Brazil's Central Bank's (BCB) Monetary Policy Committee (Copom) said Tuesday in a document that further hikes to the basic interest rate (Selic) were not to be ruled out next year given the rise of the US dollar against the Brazilian real, which crossed the BR$ 6 / US$ 1 barrier after the fiscal package announced by the Government of President Luiz Inácio Lula da Silva in recent days negatively impacted the market.
In the meantime, the Copom raised the Selic rate to 12.25% per annum, with an increase of one percentage point, being the third consecutive increase. The BCB also warned that such an adverse scenario called for a more restrictive monetary policy, due to the impact of the exchange rate depreciation and the loss of confidence in inflation targets. Hence, the Copom must closely monitor how the devaluation of the real and financial conditions will affect prices and economic activity. The effects of adjustments in the SELIC rate are perceived with a lag of six to 18 months, it was also explained. The BCB aims to achieve an inflation target of 3.0 percent with a fluctuation that may range from 1.5 to 4.5 percent.
Regarding the global context, the Central Bank mentioned that the external environment is still challenging, especially due to the economic uncertainty in the United States and the possible impact of Donald Trump's protectionist policies.
Inflation in Brazil stood at 0.39% in November after October's 0.56% for an accumulated 4.29% so far in 2024, the Brazilian Institute of Geography and Statistics (IBGE) reported Tuesday. Compared to November 2023, inflation showed an increase of 0.11 percentage points. On a year-on-year basis, that is, in the last 12 months through November, the index reached 4.87 percent, thus crossing this year's 3% target (plus/minus 1.5%).

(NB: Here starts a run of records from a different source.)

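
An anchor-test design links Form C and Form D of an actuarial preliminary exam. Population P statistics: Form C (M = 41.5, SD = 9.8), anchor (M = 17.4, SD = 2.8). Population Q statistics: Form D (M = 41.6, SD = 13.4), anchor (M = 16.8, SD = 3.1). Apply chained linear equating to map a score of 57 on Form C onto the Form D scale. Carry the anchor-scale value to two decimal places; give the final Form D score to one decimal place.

63.3

Form C → anchor (Population P): v = (2.8/9.8)(57 − 41.5) + 17.4 = 21.83
anchor → Form D (Population Q): y = (13.4/3.1)(21.83 − 16.8) + 41.6 = 63.3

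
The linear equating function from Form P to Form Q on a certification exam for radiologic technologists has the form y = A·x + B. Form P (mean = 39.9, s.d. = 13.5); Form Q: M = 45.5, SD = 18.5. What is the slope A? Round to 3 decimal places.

A = SD_Y / SD_X = 18.5 / 13.5 = 1.370

1.370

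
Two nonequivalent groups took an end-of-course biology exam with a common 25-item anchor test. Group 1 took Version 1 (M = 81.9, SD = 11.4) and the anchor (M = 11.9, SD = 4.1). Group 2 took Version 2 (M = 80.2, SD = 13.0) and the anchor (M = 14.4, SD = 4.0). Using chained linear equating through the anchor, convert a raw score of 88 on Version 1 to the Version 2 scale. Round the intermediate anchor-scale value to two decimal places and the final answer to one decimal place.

Version 1 → anchor (Group 1): v = (4.1/11.4)(88 − 81.9) + 11.9 = 14.09
anchor → Version 2 (Group 2): y = (13.0/4.0)(14.09 − 14.4) + 80.2 = 79.2

79.2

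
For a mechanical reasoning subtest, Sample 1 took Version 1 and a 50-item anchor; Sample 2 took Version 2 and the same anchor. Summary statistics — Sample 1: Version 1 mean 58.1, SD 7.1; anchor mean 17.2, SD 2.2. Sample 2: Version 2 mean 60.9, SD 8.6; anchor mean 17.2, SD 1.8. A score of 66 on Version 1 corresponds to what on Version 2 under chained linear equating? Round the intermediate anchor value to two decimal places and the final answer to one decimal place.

Version 1 → anchor (Sample 1): v = (2.2/7.1)(66 − 58.1) + 17.2 = 19.65
anchor → Version 2 (Sample 2): y = (8.6/1.8)(19.65 − 17.2) + 60.9 = 72.6

72.6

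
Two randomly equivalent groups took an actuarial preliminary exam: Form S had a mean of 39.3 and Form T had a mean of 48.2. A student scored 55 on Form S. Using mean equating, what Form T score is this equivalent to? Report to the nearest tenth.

Mean equating: y = x + (M_Y − M_X) = 55 + (48.2 − 39.3) = 63.9

63.9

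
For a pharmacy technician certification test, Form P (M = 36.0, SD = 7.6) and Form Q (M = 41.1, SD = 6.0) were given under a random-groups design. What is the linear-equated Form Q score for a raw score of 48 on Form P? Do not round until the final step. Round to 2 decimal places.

Linear equating: y = (SD_Y/SD_X)(x − M_X) + M_Y
y = (6.0/7.6)(48 − 36.0) + 41.1
y = 0.789474 × 12.0 + 41.1 = 9.4737 + 41.1 = 50.57

50.57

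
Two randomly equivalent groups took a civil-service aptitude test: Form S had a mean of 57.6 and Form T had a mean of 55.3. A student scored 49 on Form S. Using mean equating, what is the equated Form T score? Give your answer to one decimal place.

46.7

Mean equating: y = x + (M_Y − M_X) = 49 + (55.3 − 57.6) = 46.7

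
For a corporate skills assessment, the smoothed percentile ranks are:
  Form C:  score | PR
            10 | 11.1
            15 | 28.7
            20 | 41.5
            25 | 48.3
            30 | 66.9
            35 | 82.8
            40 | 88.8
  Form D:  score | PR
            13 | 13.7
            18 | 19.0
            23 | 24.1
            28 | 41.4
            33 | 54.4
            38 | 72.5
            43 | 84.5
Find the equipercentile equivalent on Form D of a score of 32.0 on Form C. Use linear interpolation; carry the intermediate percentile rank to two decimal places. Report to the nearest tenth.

PR of 32.0 on Form C: 66.9 + (32.0 − 30)/(35 − 30) × (82.8 − 66.9) = 73.26
On Form D, PR 73.26 falls between score 38 (PR 72.5) and 43 (PR 84.5).
Interpolate: 38 + (73.26 − 72.5)/(84.5 − 72.5) × (43 − 38) = 38.3

38.3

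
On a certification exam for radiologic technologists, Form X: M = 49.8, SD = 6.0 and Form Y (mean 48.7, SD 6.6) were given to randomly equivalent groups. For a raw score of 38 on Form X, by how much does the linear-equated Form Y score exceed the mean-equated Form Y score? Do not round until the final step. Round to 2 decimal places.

Mean-equated: 38 + (48.7 − 49.8) = 36.90
Linear-equated: (6.6/6.0)(38 − 49.8) + 48.7 = 35.720
Difference = 35.720 − 36.90 = -1.18

-1.18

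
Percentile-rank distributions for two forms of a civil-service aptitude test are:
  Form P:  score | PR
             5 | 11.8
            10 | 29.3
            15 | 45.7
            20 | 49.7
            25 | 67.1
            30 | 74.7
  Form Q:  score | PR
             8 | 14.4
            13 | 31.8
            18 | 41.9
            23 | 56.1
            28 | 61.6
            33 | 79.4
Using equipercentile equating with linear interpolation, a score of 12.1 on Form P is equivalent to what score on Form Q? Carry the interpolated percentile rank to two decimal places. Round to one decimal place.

15.2

PR of 12.1 on Form P: 29.3 + (12.1 − 10)/(15 − 10) × (45.7 − 29.3) = 36.19
On Form Q, PR 36.19 falls between score 13 (PR 31.8) and 18 (PR 41.9).
Interpolate: 13 + (36.19 − 31.8)/(41.9 − 31.8) × (18 − 13) = 15.2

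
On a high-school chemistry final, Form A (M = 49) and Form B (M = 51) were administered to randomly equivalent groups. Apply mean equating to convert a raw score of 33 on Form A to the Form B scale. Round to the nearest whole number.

35

Mean equating: y = x + (M_Y − M_X) = 33 + (51 − 49) = 35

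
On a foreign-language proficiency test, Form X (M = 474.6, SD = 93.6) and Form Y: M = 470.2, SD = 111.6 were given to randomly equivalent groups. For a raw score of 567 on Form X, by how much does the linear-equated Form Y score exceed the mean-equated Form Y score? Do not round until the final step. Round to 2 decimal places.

17.77

Mean-equated: 567 + (470.2 − 474.6) = 562.60
Linear-equated: (111.6/93.6)(567 − 474.6) + 470.2 = 580.369
Difference = 580.369 − 562.60 = 17.77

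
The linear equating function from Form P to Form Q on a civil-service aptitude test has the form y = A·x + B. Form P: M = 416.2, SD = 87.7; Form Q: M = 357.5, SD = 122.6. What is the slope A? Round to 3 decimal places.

A = SD_Y / SD_X = 122.6 / 87.7 = 1.398

1.398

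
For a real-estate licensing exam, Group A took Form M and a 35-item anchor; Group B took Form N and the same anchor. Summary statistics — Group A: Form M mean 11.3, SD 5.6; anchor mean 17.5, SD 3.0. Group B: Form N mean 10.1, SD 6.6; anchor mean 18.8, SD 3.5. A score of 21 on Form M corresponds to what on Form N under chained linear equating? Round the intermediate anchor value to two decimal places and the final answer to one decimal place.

17.5

Form M → anchor (Group A): v = (3.0/5.6)(21 − 11.3) + 17.5 = 22.70
anchor → Form N (Group B): y = (6.6/3.5)(22.70 − 18.8) + 10.1 = 17.5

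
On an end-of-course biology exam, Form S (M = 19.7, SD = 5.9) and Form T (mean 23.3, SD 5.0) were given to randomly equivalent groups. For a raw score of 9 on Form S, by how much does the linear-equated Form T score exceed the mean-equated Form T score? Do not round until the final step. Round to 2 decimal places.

1.63

Mean-equated: 9 + (23.3 − 19.7) = 12.60
Linear-equated: (5.0/5.9)(9 − 19.7) + 23.3 = 14.232
Difference = 14.232 − 12.60 = 1.63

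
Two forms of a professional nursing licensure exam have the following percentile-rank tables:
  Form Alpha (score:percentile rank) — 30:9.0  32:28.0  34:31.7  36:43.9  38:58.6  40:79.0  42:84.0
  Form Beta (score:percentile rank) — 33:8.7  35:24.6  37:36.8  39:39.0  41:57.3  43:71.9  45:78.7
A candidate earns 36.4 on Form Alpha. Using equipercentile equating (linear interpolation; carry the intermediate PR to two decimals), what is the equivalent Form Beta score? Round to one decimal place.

39.9

PR of 36.4 on Form Alpha: 43.9 + (36.4 − 36)/(38 − 36) × (58.6 − 43.9) = 46.84
On Form Beta, PR 46.84 falls between score 39 (PR 39.0) and 41 (PR 57.3).
Interpolate: 39 + (46.84 − 39.0)/(57.3 − 39.0) × (41 − 39) = 39.9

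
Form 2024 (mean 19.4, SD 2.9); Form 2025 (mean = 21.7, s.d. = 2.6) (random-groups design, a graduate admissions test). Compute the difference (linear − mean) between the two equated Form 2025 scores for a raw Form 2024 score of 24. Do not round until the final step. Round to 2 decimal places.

-0.48

Mean-equated: 24 + (21.7 − 19.4) = 26.30
Linear-equated: (2.6/2.9)(24 − 19.4) + 21.7 = 25.824
Difference = 25.824 − 26.30 = -0.48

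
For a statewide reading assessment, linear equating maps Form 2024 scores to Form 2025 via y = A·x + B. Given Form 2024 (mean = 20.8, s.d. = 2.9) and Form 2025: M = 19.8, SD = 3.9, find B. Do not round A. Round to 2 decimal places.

-8.17

A = SD_Y / SD_X = 3.9 / 2.9 = 1.344828
B = M_Y − A·M_X = 19.8 − 1.344828 × 20.8 = -8.17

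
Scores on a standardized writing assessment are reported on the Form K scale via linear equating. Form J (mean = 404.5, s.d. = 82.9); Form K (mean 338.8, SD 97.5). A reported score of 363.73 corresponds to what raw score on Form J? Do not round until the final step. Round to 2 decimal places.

Invert y = (SD_Y/SD_X)(x − M_X) + M_Y:
x = (SD_X/SD_Y)(y − M_Y) + M_X = (82.9/97.5)(363.73 − 338.8) + 404.5
x = 0.850256 × 24.930 + 404.5 = 425.70

425.70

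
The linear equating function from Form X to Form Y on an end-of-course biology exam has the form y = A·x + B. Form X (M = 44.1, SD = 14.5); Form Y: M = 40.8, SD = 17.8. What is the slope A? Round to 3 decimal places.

A = SD_Y / SD_X = 17.8 / 14.5 = 1.228

1.228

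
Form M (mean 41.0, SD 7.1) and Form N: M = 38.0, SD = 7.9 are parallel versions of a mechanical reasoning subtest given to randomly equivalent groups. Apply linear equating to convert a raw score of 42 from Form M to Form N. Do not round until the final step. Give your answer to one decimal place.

Linear equating: y = (SD_Y/SD_X)(x − M_X) + M_Y
y = (7.9/7.1)(42 − 41.0) + 38.0
y = 1.112676 × 1.0 + 38.0 = 1.1127 + 38.0 = 39.1

39.1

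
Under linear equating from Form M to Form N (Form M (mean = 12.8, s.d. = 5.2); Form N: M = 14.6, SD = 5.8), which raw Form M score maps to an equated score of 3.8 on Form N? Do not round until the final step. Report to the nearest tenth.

3.1

Invert y = (SD_Y/SD_X)(x − M_X) + M_Y:
x = (SD_X/SD_Y)(y − M_Y) + M_X = (5.2/5.8)(3.8 − 14.6) + 12.8
x = 0.896552 × -10.800 + 12.8 = 3.1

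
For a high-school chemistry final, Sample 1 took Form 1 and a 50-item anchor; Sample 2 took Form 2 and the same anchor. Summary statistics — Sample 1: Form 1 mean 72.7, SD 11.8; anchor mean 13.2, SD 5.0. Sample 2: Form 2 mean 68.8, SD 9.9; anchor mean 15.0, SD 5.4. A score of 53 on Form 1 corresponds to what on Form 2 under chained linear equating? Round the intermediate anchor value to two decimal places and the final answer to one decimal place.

50.2

Form 1 → anchor (Sample 1): v = (5.0/11.8)(53 − 72.7) + 13.2 = 4.85
anchor → Form 2 (Sample 2): y = (9.9/5.4)(4.85 − 15.0) + 68.8 = 50.2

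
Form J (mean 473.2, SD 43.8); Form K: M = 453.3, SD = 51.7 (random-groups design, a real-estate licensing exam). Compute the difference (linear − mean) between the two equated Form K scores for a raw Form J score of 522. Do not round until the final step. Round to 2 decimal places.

8.80

Mean-equated: 522 + (453.3 − 473.2) = 502.10
Linear-equated: (51.7/43.8)(522 − 473.2) + 453.3 = 510.902
Difference = 510.902 − 502.10 = 8.80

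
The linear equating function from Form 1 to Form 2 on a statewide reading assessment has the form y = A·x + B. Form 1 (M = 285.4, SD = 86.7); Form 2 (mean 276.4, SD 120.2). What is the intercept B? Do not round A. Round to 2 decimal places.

-119.28

A = SD_Y / SD_X = 120.2 / 86.7 = 1.386390
B = M_Y − A·M_X = 276.4 − 1.386390 × 285.4 = -119.28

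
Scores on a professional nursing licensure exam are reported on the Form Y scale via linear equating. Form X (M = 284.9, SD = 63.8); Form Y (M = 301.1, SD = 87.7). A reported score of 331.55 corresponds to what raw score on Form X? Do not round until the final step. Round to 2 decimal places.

Invert y = (SD_Y/SD_X)(x − M_X) + M_Y:
x = (SD_X/SD_Y)(y − M_Y) + M_X = (63.8/87.7)(331.55 − 301.1) + 284.9
x = 0.727480 × 30.450 + 284.9 = 307.05

307.05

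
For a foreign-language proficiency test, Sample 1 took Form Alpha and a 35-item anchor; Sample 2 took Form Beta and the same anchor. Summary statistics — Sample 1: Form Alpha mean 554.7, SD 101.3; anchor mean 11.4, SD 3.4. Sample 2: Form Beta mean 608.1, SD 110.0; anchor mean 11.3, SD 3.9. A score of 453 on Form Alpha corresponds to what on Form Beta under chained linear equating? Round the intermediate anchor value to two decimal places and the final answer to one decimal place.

Form Alpha → anchor (Sample 1): v = (3.4/101.3)(453 − 554.7) + 11.4 = 7.99
anchor → Form Beta (Sample 2): y = (110.0/3.9)(7.99 − 11.3) + 608.1 = 514.7

514.7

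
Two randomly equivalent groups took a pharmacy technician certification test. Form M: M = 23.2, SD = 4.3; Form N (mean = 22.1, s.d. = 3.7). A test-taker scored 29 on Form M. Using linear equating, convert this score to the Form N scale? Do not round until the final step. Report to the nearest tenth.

Linear equating: y = (SD_Y/SD_X)(x − M_X) + M_Y
y = (3.7/4.3)(29 − 23.2) + 22.1
y = 0.860465 × 5.8 + 22.1 = 4.9907 + 22.1 = 27.1

27.1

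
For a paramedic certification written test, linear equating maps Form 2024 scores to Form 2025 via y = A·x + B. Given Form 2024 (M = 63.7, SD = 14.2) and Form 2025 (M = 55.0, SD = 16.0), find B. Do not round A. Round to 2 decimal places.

-16.77

A = SD_Y / SD_X = 16.0 / 14.2 = 1.126761
B = M_Y − A·M_X = 55.0 − 1.126761 × 63.7 = -16.77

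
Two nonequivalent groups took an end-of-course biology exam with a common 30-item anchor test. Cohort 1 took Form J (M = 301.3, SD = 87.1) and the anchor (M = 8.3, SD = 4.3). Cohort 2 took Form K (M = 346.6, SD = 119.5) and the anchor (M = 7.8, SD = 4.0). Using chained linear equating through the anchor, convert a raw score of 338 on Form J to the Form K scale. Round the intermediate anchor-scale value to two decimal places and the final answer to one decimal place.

415.6

Form J → anchor (Cohort 1): v = (4.3/87.1)(338 − 301.3) + 8.3 = 10.11
anchor → Form K (Cohort 2): y = (119.5/4.0)(10.11 − 7.8) + 346.6 = 415.6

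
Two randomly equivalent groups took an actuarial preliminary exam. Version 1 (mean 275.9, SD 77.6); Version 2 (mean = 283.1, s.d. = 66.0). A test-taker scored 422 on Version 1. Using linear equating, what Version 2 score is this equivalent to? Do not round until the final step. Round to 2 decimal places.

Linear equating: y = (SD_Y/SD_X)(x − M_X) + M_Y
y = (66.0/77.6)(422 − 275.9) + 283.1
y = 0.850515 × 146.1 + 283.1 = 124.2603 + 283.1 = 407.36

407.36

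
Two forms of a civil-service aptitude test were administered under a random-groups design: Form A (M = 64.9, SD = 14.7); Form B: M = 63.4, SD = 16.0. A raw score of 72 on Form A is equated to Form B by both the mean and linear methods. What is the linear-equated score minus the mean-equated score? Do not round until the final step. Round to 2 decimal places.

0.63

Mean-equated: 72 + (63.4 − 64.9) = 70.50
Linear-equated: (16.0/14.7)(72 − 64.9) + 63.4 = 71.128
Difference = 71.128 − 70.50 = 0.63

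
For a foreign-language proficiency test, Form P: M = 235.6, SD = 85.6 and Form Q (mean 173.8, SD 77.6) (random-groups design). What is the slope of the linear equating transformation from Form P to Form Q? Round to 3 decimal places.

0.907

A = SD_Y / SD_X = 77.6 / 85.6 = 0.907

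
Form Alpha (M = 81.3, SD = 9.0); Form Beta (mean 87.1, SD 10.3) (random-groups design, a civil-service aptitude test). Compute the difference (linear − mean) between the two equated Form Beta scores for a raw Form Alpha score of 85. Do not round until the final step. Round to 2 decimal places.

0.53

Mean-equated: 85 + (87.1 − 81.3) = 90.80
Linear-equated: (10.3/9.0)(85 − 81.3) + 87.1 = 91.334
Difference = 91.334 − 90.80 = 0.53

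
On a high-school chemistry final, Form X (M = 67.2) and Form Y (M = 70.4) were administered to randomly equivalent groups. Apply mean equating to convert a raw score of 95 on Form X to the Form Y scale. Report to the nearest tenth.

98.2

Mean equating: y = x + (M_Y − M_X) = 95 + (70.4 − 67.2) = 98.2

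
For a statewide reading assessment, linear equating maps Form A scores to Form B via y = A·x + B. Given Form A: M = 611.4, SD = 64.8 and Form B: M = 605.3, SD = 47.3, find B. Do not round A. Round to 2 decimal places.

159.02

A = SD_Y / SD_X = 47.3 / 64.8 = 0.729938
B = M_Y − A·M_X = 605.3 − 0.729938 × 611.4 = 159.02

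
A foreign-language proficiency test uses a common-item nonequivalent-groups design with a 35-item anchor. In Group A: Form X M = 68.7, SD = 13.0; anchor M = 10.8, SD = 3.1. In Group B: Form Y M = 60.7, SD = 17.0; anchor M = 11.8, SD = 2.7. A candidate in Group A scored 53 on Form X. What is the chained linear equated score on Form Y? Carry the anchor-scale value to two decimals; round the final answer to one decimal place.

30.9

Form X → anchor (Group A): v = (3.1/13.0)(53 − 68.7) + 10.8 = 7.06
anchor → Form Y (Group B): y = (17.0/2.7)(7.06 − 11.8) + 60.7 = 30.9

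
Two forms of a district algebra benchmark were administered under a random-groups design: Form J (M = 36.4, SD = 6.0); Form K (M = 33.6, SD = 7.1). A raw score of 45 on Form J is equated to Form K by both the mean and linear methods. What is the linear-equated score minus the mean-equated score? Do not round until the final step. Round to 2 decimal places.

1.58

Mean-equated: 45 + (33.6 − 36.4) = 42.20
Linear-equated: (7.1/6.0)(45 − 36.4) + 33.6 = 43.777
Difference = 43.777 − 42.20 = 1.58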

In November, food and beverages went up 1.55%, which represented 0.33 percentage points of total inflation. The personal expenses sector also stood out, with a 1.43% increase (0.14 percentage points of total inflation). Another group that pressured inflation in November was transportation, which rose 0.89 percent and accounted for 0.18 percentage points of the index. In contrast, there was a decline in housing prices (minus 1.53 percent) and household goods (minus 0.31 percent).
The performance of the Broad Consumer Price Index (IPCA) is one of the main indicators of the country's basic interest rate, the Selic, decided by the Monetary Policy Committee of the Central Bank (Copom). The Selic rate is an instrument used by the Central Bank to control inflation. A high rate inhibits economic activity, which can contain price increases, but, on the other hand, it discourages investment and the creation of jobs and income.
In 2023, inflation in Brazil was 4.62 percent, within the government and BCB target for the first time since 2020.